Liver blood flow measurement in the rat. The electromagnetic versus the microsphere and the clearance methods
- PMID: 2526908
- DOI: 10.1016/0160-5402(89)90066-1
Liver blood flow measurement in the rat. The electromagnetic versus the microsphere and the clearance methods
Abstract
This study describes the simultaneous measurement of hepatic arterial and portal venous blood flow in the pentobarbital anesthetized rat by means of electromagnetic flowmeters. Hepatic arterial flow was 0.21 +/- 0.02 mL/min/g liver, and portal venous flow was 1.53 +/- 0.19 mL/min/g liver (n = 20). Flows remained stable for more than 3 hr. A clear advantage of the electromagnetic technique is that it allows the continuous simultaneous separate measurement of hepatic arterial and portal venous blood flow.
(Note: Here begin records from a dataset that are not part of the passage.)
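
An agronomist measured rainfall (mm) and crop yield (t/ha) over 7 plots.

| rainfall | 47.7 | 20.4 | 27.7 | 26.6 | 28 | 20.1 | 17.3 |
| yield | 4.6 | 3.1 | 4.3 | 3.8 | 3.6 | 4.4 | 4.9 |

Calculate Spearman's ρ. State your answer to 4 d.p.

-0.2143

Rank rainfall: 7, 3, 5, 4, 6, 2, 1
Rank yield: 6, 1, 4, 3, 2, 5, 7
d = rank(rainfall) − rank(yield): 1, 2, 1, 1, 4, -3, -6; Σd² = 68
ρ = 1 − 6Σd² / [n(n²−1)] = 1 − 6×68 / (7×48) = 1 − 408/336 ≈ -0.2143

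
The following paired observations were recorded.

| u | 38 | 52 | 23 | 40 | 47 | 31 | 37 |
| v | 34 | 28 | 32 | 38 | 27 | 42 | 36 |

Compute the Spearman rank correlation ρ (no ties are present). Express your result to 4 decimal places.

-0.5000

Rank u: 4, 7, 1, 5, 6, 2, 3
Rank v: 4, 2, 3, 6, 1, 7, 5
d = rank(u) − rank(v): 0, 5, -2, -1, 5, -5, -2; Σd² = 84
ρ = 1 − 6Σd² / [n(n²−1)] = 1 − 6×84 / (7×48) = 1 − 504/336 ≈ -0.5000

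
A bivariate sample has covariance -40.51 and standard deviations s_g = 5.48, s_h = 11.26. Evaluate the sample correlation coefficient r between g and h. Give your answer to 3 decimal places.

r = Cov(g,h) / (s_g · s_h) = -40.51 / (5.48 × 11.26)
  = -40.51 / 61.7048 ≈ -0.657

-0.657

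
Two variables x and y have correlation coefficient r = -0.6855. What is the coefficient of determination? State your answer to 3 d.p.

0.470

r² = (-0.6855)² = 0.470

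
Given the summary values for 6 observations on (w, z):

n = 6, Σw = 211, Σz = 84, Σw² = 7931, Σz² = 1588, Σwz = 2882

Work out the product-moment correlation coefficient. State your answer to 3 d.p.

-0.157

r = (nΣwz − ΣwΣz) / √[(nΣw² − (Σw)²)(nΣz² − (Σz)²)]
Numerator: 6×2882 − 211×84 = -432
Denominator: √[(47586 − 44521)(9528 − 7056)] = √[3065 × 2472] = 2752.5770
r = -432 / 2752.5770 ≈ -0.157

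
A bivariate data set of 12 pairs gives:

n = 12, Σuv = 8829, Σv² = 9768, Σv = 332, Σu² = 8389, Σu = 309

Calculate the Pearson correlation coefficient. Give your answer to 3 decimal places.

r = (nΣuv − ΣuΣv) / √[(nΣu² − (Σu)²)(nΣv² − (Σv)²)]
Numerator: 12×8829 − 309×332 = 3360
Denominator: √[(100668 − 95481)(117216 − 110224)] = √[5187 × 6992] = 6022.2507
r = 3360 / 6022.2507 ≈ 0.558

0.558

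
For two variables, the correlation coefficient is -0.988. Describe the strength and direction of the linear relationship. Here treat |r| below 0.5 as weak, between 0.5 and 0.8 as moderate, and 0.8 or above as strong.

strong negative

r = -0.988 < 0 so the relationship is negative.
|r| = 0.988, which falls in the strong range.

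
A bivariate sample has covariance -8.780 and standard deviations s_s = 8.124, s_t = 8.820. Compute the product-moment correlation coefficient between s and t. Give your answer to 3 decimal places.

r = Cov(s,t) / (s_s · s_t) = -8.780 / (8.124 × 8.820)
  = -8.780 / 71.6537 ≈ -0.123

-0.123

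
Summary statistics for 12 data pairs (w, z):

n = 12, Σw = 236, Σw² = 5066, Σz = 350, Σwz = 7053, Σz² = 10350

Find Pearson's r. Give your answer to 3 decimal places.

0.692

r = (nΣwz − ΣwΣz) / √[(nΣw² − (Σw)²)(nΣz² − (Σz)²)]
Numerator: 12×7053 − 236×350 = 2036
Denominator: √[(60792 − 55696)(124200 − 122500)] = √[5096 × 1700] = 2943.3314
r = 2036 / 2943.3314 ≈ 0.692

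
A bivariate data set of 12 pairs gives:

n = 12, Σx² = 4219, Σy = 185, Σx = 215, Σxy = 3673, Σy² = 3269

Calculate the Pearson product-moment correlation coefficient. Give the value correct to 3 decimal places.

0.916

r = (nΣxy − ΣxΣy) / √[(nΣx² − (Σx)²)(nΣy² − (Σy)²)]
Numerator: 12×3673 − 215×185 = 4301
Denominator: √[(50628 − 46225)(39228 − 34225)] = √[4403 × 5003] = 4693.4219
r = 4301 / 4693.4219 ≈ 0.916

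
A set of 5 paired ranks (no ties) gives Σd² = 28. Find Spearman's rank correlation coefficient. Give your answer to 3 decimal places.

-0.400

ρ = 1 − 6Σd² / [n(n²−1)] = 1 − 6×28 / (5×24)
  = 1 − 168/120 = 1 − 1.4000 ≈ -0.400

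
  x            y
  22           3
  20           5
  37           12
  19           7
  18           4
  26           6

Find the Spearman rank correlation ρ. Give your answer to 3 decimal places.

0.429

Rank x: 4, 3, 6, 2, 1, 5
Rank y: 1, 3, 6, 5, 2, 4
d = rank(x) − rank(y): 3, 0, 0, -3, -1, 1; Σd² = 20
ρ = 1 − 6Σd² / [n(n²−1)] = 1 − 6×20 / (6×35) = 1 − 120/210 ≈ 0.429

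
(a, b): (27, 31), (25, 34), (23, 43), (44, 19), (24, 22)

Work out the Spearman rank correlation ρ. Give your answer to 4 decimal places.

-0.7000

Rank a: 4, 3, 1, 5, 2
Rank b: 3, 4, 5, 1, 2
d = rank(a) − rank(b): 1, -1, -4, 4, 0; Σd² = 34
ρ = 1 − 6Σd² / [n(n²−1)] = 1 − 6×34 / (5×24) = 1 − 204/120 ≈ -0.7000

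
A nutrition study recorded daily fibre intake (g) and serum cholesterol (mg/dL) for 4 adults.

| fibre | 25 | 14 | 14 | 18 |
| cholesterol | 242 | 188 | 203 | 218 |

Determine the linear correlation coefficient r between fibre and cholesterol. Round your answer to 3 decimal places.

0.956

n = 4, Σx = 71, Σy = 851, Σx² = 1341, Σy² = 182641, Σxy = 15448
nΣxy − ΣxΣy = 61792 − 60421 = 1371
nΣx² − (Σx)² = 5364 − 5041 = 323; nΣy² − (Σy)² = 730564 − 724201 = 6363
r = 1371 / √(323 × 6363) = 1371 / 1433.6140 ≈ 0.956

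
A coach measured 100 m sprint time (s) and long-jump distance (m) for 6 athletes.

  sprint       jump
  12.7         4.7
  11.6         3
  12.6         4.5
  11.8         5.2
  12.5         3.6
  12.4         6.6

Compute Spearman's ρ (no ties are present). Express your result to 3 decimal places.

0.143

Rank sprint: 6, 1, 5, 2, 4, 3
Rank jump: 4, 1, 3, 5, 2, 6
d = rank(sprint) − rank(jump): 2, 0, 2, -3, 2, -3; Σd² = 30
ρ = 1 − 6Σd² / [n(n²−1)] = 1 − 6×30 / (6×35) = 1 − 180/210 ≈ 0.143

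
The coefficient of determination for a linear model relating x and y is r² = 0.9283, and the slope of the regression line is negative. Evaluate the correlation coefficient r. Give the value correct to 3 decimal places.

-0.963

|r| = √0.9283 = 0.963
The association is negative, so r = −0.963.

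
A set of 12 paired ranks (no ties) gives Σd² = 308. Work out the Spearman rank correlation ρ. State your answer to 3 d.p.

ρ = 1 − 6Σd² / [n(n²−1)] = 1 − 6×308 / (12×143)
  = 1 − 1848/1716 = 1 − 1.0769 ≈ -0.077

-0.077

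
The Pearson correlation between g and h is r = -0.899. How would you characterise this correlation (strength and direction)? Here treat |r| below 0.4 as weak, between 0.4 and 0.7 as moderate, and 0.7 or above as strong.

r = -0.899 < 0 so the relationship is negative.
|r| = 0.899, which falls in the strong range.

strong negative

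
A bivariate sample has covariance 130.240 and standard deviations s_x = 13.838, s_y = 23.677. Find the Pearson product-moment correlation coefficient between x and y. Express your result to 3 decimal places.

0.398

r = Cov(x,y) / (s_x · s_y) = 130.240 / (13.838 × 23.677)
  = 130.240 / 327.6423 ≈ 0.398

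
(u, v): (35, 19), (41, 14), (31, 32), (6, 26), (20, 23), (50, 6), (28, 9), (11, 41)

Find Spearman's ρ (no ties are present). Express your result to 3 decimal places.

-0.690

Rank u: 6, 7, 5, 1, 3, 8, 4, 2
Rank v: 4, 3, 7, 6, 5, 1, 2, 8
d = rank(u) − rank(v): 2, 4, -2, -5, -2, 7, 2, -6; Σd² = 142
ρ = 1 − 6Σd² / [n(n²−1)] = 1 − 6×142 / (8×63) = 1 − 852/504 ≈ -0.690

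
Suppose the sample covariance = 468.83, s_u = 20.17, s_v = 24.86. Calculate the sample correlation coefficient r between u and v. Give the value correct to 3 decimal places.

r = Cov(u,v) / (s_u · s_v) = 468.83 / (20.17 × 24.86)
  = 468.83 / 501.4262 ≈ 0.935

0.935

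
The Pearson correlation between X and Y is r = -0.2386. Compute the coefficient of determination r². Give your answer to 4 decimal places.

0.0569

r² = (-0.2386)² = 0.0569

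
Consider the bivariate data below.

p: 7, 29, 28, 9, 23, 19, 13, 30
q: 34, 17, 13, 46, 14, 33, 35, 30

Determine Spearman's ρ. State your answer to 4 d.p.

Rank p: 1, 7, 6, 2, 5, 4, 3, 8
Rank q: 6, 3, 1, 8, 2, 5, 7, 4
d = rank(p) − rank(q): -5, 4, 5, -6, 3, -1, -4, 4; Σd² = 144
ρ = 1 − 6Σd² / [n(n²−1)] = 1 − 6×144 / (8×63) = 1 − 864/504 ≈ -0.7143

-0.7143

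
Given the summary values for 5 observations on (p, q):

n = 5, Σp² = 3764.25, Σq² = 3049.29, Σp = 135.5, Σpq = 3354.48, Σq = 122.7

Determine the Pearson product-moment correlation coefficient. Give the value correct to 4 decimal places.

0.4937

r = (nΣpq − ΣpΣq) / √[(nΣp² − (Σp)²)(nΣq² − (Σq)²)]
Numerator: 5×3354.48 − 135.5×122.7 = 146.55
Denominator: √[(18821.25 − 18360.25)(15246.45 − 15055.29)] = √[461 × 191.16] = 296.8581
r = 146.55 / 296.8581 ≈ 0.4937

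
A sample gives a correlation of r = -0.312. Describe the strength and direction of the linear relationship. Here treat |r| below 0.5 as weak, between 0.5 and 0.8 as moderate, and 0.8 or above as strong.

weak negative

r = -0.312 < 0 so the relationship is negative.
|r| = 0.312, which falls in the weak range.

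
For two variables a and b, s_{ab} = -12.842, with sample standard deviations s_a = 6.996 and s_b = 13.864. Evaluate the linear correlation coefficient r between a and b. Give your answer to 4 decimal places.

-0.1324

r = Cov(a,b) / (s_a · s_b) = -12.842 / (6.996 × 13.864)
  = -12.842 / 96.9925 ≈ -0.1324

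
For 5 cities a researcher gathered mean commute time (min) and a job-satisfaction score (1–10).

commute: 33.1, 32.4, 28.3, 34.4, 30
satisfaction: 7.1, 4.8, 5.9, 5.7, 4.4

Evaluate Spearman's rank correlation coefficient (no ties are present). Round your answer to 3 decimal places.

Rank commute: 4, 3, 1, 5, 2
Rank satisfaction: 5, 2, 4, 3, 1
d = rank(commute) − rank(satisfaction): -1, 1, -3, 2, 1; Σd² = 16
ρ = 1 − 6Σd² / [n(n²−1)] = 1 − 6×16 / (5×24) = 1 − 96/120 ≈ 0.200

0.200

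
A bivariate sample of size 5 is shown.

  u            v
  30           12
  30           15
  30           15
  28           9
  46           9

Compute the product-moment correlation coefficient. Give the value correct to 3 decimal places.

-0.471

n = 5, Σu = 164, Σv = 60, Σu² = 5600, Σv² = 756, Σuv = 1926
nΣuv − ΣuΣv = 9630 − 9840 = -210
nΣu² − (Σu)² = 28000 − 26896 = 1104; nΣv² − (Σv)² = 3780 − 3600 = 180
r = -210 / √(1104 × 180) = -210 / 445.7802 ≈ -0.471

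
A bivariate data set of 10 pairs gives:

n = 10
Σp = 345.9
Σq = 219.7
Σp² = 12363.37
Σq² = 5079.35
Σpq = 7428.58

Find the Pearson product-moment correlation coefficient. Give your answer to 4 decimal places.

-0.5384

r = (nΣpq − ΣpΣq) / √[(nΣp² − (Σp)²)(nΣq² − (Σq)²)]
Numerator: 10×7428.58 − 345.9×219.7 = -1708.43
Denominator: √[(123633.7 − 119646.81)(50793.5 − 48268.09)] = √[3986.89 × 2525.41] = 3173.0950
r = -1708.43 / 3173.0950 ≈ -0.5384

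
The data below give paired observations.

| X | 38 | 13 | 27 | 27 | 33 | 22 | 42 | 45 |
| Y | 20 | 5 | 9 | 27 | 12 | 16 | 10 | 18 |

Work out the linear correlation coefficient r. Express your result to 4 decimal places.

0.3070

n = 8, ΣX = 247, ΣY = 117, ΣX² = 8433, ΣY² = 2059, ΣXY = 3775
nΣXY − ΣXΣY = 30200 − 28899 = 1301
nΣX² − (ΣX)² = 67464 − 61009 = 6455; nΣY² − (ΣY)² = 16472 − 13689 = 2783
r = 1301 / √(6455 × 2783) = 1301 / 4238.4272 ≈ 0.3070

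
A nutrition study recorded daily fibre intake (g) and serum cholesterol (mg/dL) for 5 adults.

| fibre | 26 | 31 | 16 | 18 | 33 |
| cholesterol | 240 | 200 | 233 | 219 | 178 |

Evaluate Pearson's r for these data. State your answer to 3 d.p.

n = 5, Σx = 124, Σy = 1070, Σx² = 3306, Σy² = 231534, Σxy = 25984
nΣxy − ΣxΣy = 129920 − 132680 = -2760
nΣx² − (Σx)² = 16530 − 15376 = 1154; nΣy² − (Σy)² = 1157670 − 1144900 = 12770
r = -2760 / √(1154 × 12770) = -2760 / 3838.8253 ≈ -0.719

-0.719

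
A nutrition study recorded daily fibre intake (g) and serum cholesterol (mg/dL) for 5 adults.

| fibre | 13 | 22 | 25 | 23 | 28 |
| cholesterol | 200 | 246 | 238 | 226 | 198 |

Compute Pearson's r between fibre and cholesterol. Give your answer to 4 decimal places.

0.2164

n = 5, Σx = 111, Σy = 1108, Σx² = 2591, Σy² = 247440, Σxy = 24704
nΣxy − ΣxΣy = 123520 − 122988 = 532
nΣx² − (Σx)² = 12955 − 12321 = 634; nΣy² − (Σy)² = 1237200 − 1227664 = 9536
r = 532 / √(634 × 9536) = 532 / 2458.8257 ≈ 0.2164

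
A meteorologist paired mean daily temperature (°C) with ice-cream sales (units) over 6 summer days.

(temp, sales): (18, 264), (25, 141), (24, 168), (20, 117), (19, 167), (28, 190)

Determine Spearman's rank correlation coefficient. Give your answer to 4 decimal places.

Rank temp: 1, 5, 4, 3, 2, 6
Rank sales: 6, 2, 4, 1, 3, 5
d = rank(temp) − rank(sales): -5, 3, 0, 2, -1, 1; Σd² = 40
ρ = 1 − 6Σd² / [n(n²−1)] = 1 − 6×40 / (6×35) = 1 − 240/210 ≈ -0.1429

-0.1429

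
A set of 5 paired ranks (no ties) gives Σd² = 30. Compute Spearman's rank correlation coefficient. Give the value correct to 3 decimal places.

ρ = 1 − 6Σd² / [n(n²−1)] = 1 − 6×30 / (5×24)
  = 1 − 180/120 = 1 − 1.5000 ≈ -0.500

-0.500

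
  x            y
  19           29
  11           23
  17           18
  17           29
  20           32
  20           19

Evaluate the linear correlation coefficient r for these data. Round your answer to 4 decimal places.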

Simultaneous measurement of hepatic blood flow by the electromagnetic method and the microsphere method yielded almost identical results. Adenosine infusion (100 micrograms/min) did not affect hepatic blood flow measured electromagnetically nor via the microsphere technique. The suitability of indocyanine green (ICG) as an indicator of hepatic blood flow was evaluated by comparing the ICG clearance at steady-state conditions to the values of liver flow obtained by direct electromagnetic measurement. ICG clearance was only 30% of the electromagnetically measured blood flow. These data strongly suggest that ICG clearance does not reflect liver flow in the rat. Intravenous infusion of the vasoactive agents phenylephrine (2, 4, 10 micrograms/min during 5 min) and adenosine (20, 40, 200 micrograms/min) did not affect portal venous nor hepatic arterial flow, measured by the electromagnetic method, although brisk effects on mean arterial blood pressure were observed. This suggests autoregulatory responses of the hepatic vascular bed. The data suggest that electromagnetic flowmeters may be used to measure portal venous and hepatic arterial flow simultaneously in anesthetized rats. The continuous measurement of both flows simultaneously offers a clear advantage over other methods of hepatic flow measurement.